UK & World News
Aung San Suu Kyi Appeals For UK Support
The Burmese pro-democracy leader Aung San Suu Kyi has addressed both Houses of Parliament and said "this is Burma's time of greatest need".
The Nobel peace laureate made the speech in Westminster Hall - the most historic part of the Palace of Westminster - a rare honour, normally only accorded to heads of state.
Speaking to politicians past and present she said she was seeking practical help to address the problems still besetting her country.
In particular, she said she hoped the UK could help rebuild the education system while providing new investment for the future.
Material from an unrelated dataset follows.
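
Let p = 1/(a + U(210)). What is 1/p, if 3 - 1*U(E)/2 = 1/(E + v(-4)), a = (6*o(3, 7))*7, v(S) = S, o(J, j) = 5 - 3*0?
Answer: 22247/103 ≈ 215.99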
"I am here in part to ask for practical help, help as a friend and an equal, in support of the reforms which can bring better lives, greater opportunities, to the people of Burma who have been for so long deprived of their rights and their place in the world," she said.
"My country today stands at the start of a journey towards, I hope, a better future. So many hills remain to be climbed, chasms to be bridged, obstacles to be breached.
"Our own determination can get us so far. The support of the people of Britainand of peoples around the world can get us so much further."
Ms Suu Kyi said that after independence Burma was briefly regarded as "the country most likely to succeed in South East Asia".
"Things did not, however, go entirely to plan. They often don't in Burma, and indeed in the rest of the world.
"Now once again we have an opportunity to establish true democracy in Burma. It is an opportunity for which we have waited many decades.
"If we do not use this opportunity, if we do not get things right this time around, it may be several decades more before a similar opportunity arises again."
Her appearance before MPs and peers followed her emotional return on Wednesday to Oxford - the city where she studied in the 1960s and where she settled with her late husband, the Tibetan scholar Michael Aris, in the 1980s.
Earlier, Ms Suu Kyi held a news conference at Number 10 with Prime Minister David Cameron.
The Prime Minister said Ms Suu Kyi's visit to Britain was "a great moment, that few expected and few dared to hope for", the Prime Minister said as they stood side by side at a Number 10 press conference.
"Over these years you have been a symbol of courage and of hope for our people and for your people and around the world," he said.
"Your example has inspired people across the world and it's inspired people here in Britain too.
"So it's an honour to have you here today, and in Parliament where you will speak shortly."
Ms Suu Kyi said Burma is about to go down a "most difficult road" and that now more than ever, the country's friends need to be "watchdogs".
Mr Cameron said Britain would be a "staunch" supporter of Burma's steps towards democracy and confirmed that he had also invited President Thein Sein to visit the UK.